MOSCOW, August 1 (RAPSI) - Five defendants in the so-called GTA Gang case charged with robberies and murders were found guilty on Wednesday, the Moscow Regional Court’s spokesperson Natalya Osipova told RAPSI.

According to Osipova, pronouncement of a verdict may last several days.

In May, a prosecutor asked the court to sentence the defendants to prison terms ranging from 25 years to life and fine four of them 700,000 – 900,000 rubles ($11,200 – $14,400).

On August 1, 2016, nine defendants pleaded partially guilty to the charges. According to investigators, in March 2012, Ibaydullo Suyhanov organized a gang in the Moscow Region. The gang consisted of at least 15 people from Central Asian countries.

Allegedly, the gang members were behaving without raising anyone’s suspicions. They worked as taxi drivers, construction workers, guards, many of them had families.
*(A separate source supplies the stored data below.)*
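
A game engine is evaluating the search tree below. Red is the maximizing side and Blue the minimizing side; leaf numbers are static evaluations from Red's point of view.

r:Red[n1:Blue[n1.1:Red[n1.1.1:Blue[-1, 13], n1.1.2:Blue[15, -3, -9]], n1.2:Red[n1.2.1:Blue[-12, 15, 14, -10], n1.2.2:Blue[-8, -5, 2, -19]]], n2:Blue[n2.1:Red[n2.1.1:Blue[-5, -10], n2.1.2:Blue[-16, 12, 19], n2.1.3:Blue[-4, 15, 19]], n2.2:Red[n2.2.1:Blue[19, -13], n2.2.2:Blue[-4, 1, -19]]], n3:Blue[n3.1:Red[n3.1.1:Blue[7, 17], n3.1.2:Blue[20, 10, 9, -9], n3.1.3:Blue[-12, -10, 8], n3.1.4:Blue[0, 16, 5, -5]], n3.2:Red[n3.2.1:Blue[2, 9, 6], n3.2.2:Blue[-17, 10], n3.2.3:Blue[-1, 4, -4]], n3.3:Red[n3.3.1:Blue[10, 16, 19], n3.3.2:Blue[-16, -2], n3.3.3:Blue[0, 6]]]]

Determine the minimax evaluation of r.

n1.1.1 (Blue): min(-1, 13) = -1
n1.1.2 (Blue): min(15, -3, -9) = -9
n1.1 (Red): max(-1, -9) = -1
n1.2.1 (Blue): min(-12, 15, 14, -10) = -12
n1.2.2 (Blue): min(-8, -5, 2, -19) = -19
n1.2 (Red): max(-12, -19) = -12
n1 (Blue): min(-1, -12) = -12
n2.1.1 (Blue): min(-5, -10) = -10
n2.1.2 (Blue): min(-16, 12, 19) = -16
n2.1.3 (Blue): min(-4, 15, 19) = -4
n2.1 (Red): max(-10, -16, -4) = -4
n2.2.1 (Blue): min(19, -13) = -13
n2.2.2 (Blue): min(-4, 1, -19) = -19
n2.2 (Red): max(-13, -19) = -13
n2 (Blue): min(-4, -13) = -13
n3.1.1 (Blue): min(7, 17) = 7
n3.1.2 (Blue): min(20, 10, 9, -9) = -9
n3.1.3 (Blue): min(-12, -10, 8) = -12
n3.1.4 (Blue): min(0, 16, 5, -5) = -5
n3.1 (Red): max(7, -9, -12, -5) = 7
n3.2.1 (Blue): min(2, 9, 6) = 2
n3.2.2 (Blue): min(-17, 10) = -17
n3.2.3 (Blue): min(-1, 4, -4) = -4
n3.2 (Red): max(2, -17, -4) = 2
n3.3.1 (Blue): min(10, 16, 19) = 10
n3.3.2 (Blue): min(-16, -2) = -16
n3.3.3 (Blue): min(0, 6) = 0
n3.3 (Red): max(10, -16, 0) = 10
n3 (Blue): min(7, 2, 10) = 2
r (Red): max(-12, -13, 2) = 2

2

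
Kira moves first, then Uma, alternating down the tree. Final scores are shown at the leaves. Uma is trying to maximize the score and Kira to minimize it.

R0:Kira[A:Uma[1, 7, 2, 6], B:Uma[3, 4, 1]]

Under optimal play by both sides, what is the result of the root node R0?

4

A (Uma): max(1, 7, 2, 6) = 7
B (Uma): max(3, 4, 1) = 4
R0 (Kira): min(7, 4) = 4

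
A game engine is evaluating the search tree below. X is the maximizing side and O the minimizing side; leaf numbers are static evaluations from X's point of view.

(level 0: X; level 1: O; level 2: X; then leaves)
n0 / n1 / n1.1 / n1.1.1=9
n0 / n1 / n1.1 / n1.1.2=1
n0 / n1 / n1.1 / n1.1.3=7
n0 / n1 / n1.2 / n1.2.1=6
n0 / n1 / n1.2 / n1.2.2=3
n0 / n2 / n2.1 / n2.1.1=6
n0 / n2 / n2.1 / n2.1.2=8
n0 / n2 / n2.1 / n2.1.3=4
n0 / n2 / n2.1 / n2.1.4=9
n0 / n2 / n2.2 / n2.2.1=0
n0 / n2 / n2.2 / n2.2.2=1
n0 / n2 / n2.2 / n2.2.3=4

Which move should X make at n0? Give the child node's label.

n1.1 (X): max(9, 1, 7) = 9
n1.2 (X): max(6, 3) = 6
n1 (O): min(9, 6) = 6
n2.1 (X): max(6, 8, 4, 9) = 9
n2.2 (X): max(0, 1, 4) = 4
n2 (O): min(9, 4) = 4
n0 (X): max(6, 4) = 6
X at n0 wants the highest of {n1=6, n2=4}, so chooses n1.

n1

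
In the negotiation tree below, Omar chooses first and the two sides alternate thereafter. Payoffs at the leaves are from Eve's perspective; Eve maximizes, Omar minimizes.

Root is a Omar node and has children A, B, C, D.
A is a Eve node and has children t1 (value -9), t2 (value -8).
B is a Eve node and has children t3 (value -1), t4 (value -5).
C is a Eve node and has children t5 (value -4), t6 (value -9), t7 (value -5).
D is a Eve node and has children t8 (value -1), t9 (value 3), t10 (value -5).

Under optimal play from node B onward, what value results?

-1

B (Eve): max(-1, -5) = -1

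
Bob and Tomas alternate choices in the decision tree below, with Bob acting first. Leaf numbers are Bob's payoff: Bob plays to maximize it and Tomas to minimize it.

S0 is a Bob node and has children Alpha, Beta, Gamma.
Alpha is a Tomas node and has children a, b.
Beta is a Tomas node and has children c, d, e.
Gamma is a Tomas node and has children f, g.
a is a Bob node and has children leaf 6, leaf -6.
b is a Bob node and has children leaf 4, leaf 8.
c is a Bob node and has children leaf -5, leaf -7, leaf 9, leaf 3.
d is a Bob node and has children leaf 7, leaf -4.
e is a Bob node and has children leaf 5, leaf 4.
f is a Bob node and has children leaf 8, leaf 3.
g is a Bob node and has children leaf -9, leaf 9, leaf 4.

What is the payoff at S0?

a (Bob): max(6, -6) = 6
b (Bob): max(4, 8) = 8
Alpha (Tomas): min(6, 8) = 6
c (Bob): max(-5, -7, 9, 3) = 9
d (Bob): max(7, -4) = 7
e (Bob): max(5, 4) = 5
Beta (Tomas): min(9, 7, 5) = 5
f (Bob): max(8, 3) = 8
g (Bob): max(-9, 9, 4) = 9
Gamma (Tomas): min(8, 9) = 8
S0 (Bob): max(6, 5, 8) = 8

8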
Prosecutors claim that from 2012 to 2014 the gang committed 15 robberies resulted in the murder of 17 people and attempted murder of another two. Moreover, the gang members were allegedly behind numerous attacks against automobile drivers. The criminals were installing handmade spikes on the roads causing drivers to stop and murdered victims for their possessions afterward, according to prosecutors.
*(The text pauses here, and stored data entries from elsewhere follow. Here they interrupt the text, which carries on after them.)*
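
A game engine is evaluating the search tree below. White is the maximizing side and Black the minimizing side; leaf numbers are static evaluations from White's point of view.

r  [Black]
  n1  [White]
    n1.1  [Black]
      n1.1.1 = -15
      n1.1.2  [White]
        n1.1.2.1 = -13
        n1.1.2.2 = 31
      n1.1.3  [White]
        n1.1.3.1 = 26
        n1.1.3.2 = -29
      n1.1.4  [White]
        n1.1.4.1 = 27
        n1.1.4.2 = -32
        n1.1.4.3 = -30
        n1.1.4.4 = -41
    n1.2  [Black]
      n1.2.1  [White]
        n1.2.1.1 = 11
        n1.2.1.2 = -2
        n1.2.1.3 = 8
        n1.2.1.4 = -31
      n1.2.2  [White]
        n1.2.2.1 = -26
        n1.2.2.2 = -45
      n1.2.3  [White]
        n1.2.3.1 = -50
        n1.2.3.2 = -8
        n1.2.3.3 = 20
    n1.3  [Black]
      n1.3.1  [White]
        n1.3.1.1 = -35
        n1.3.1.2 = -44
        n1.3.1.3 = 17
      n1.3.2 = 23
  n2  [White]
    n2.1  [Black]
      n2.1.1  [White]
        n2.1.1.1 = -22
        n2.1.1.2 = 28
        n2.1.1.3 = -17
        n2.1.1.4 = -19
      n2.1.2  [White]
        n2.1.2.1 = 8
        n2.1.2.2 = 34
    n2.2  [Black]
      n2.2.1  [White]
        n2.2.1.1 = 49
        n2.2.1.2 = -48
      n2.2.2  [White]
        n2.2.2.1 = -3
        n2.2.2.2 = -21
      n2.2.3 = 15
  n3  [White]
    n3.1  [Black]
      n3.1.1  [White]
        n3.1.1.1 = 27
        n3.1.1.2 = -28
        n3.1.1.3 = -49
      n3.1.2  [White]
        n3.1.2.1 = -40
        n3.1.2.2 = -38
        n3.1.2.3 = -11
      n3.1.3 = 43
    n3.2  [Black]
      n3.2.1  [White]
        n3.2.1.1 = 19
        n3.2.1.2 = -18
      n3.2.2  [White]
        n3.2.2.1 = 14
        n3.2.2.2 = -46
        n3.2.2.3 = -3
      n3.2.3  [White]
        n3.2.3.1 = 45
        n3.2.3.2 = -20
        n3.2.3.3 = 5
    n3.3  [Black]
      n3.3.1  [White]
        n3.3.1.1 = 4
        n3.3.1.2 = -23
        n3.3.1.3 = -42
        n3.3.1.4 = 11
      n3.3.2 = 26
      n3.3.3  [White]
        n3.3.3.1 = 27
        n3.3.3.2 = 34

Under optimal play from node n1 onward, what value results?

n1.1.2 (White): max(-13, 31) = 31
n1.1.3 (White): max(26, -29) = 26
n1.1.4 (White): max(27, -32, -30, -41) = 27
n1.1 (Black): min(-15, 31, 26, 27) = -15
n1.2.1 (White): max(11, -2, 8, -31) = 11
n1.2.2 (White): max(-26, -45) = -26
n1.2.3 (White): max(-50, -8, 20) = 20
n1.2 (Black): min(11, -26, 20) = -26
n1.3.1 (White): max(-35, -44, 17) = 17
n1.3 (Black): min(17, 23) = 17
n1 (White): max(-15, -26, 17) = 17

17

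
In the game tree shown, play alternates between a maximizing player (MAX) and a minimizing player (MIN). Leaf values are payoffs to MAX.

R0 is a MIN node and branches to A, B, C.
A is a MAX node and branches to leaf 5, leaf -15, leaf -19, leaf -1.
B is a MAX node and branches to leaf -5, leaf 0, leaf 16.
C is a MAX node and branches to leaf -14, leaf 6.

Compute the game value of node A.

A (MAX): max(5, -15, -19, -1) = 5

5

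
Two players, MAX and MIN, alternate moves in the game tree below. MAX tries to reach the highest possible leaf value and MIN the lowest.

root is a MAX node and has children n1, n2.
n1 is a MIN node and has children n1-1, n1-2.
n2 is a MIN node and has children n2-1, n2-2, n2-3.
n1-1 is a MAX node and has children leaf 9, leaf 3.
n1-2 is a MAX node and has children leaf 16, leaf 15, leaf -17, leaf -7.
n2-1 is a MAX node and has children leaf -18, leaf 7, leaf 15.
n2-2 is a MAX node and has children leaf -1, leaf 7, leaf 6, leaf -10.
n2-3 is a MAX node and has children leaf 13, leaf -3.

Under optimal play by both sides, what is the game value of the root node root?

9

n1-1 (MAX): max(9, 3) = 9
n1-2 (MAX): max(16, 15, -17, -7) = 16
n1 (MIN): min(9, 16) = 9
n2-1 (MAX): max(-18, 7, 15) = 15
n2-2 (MAX): max(-1, 7, 6, -10) = 7
n2-3 (MAX): max(13, -3) = 13
n2 (MIN): min(15, 7, 13) = 7
root (MAX): max(9, 7) = 9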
The gang leader was killed in an armed stand-off with the police. Five other members of the gang left Russia and were put on the international wanted list.

The trial was marked by shooting that occurred in August 2017 in the building of the Moscow Regional Court. Two guards were accompanying five handcuffed defendants when one of them attacked a guard and tried to strangle the victim while others managed to obtain weapons. On the third floor of the courtroom defendants encountered officers of the National Guard. Three defendants were killed in the shooting, two were gravely injured and hospitalized. One of the officers was shot in a shoulder and guards received multiple traumas, according to investigation.

Russian media called the perpetrators of murders in the Moscow Region and M-4 Don highway a GTA gang as a reference to the popular videogame.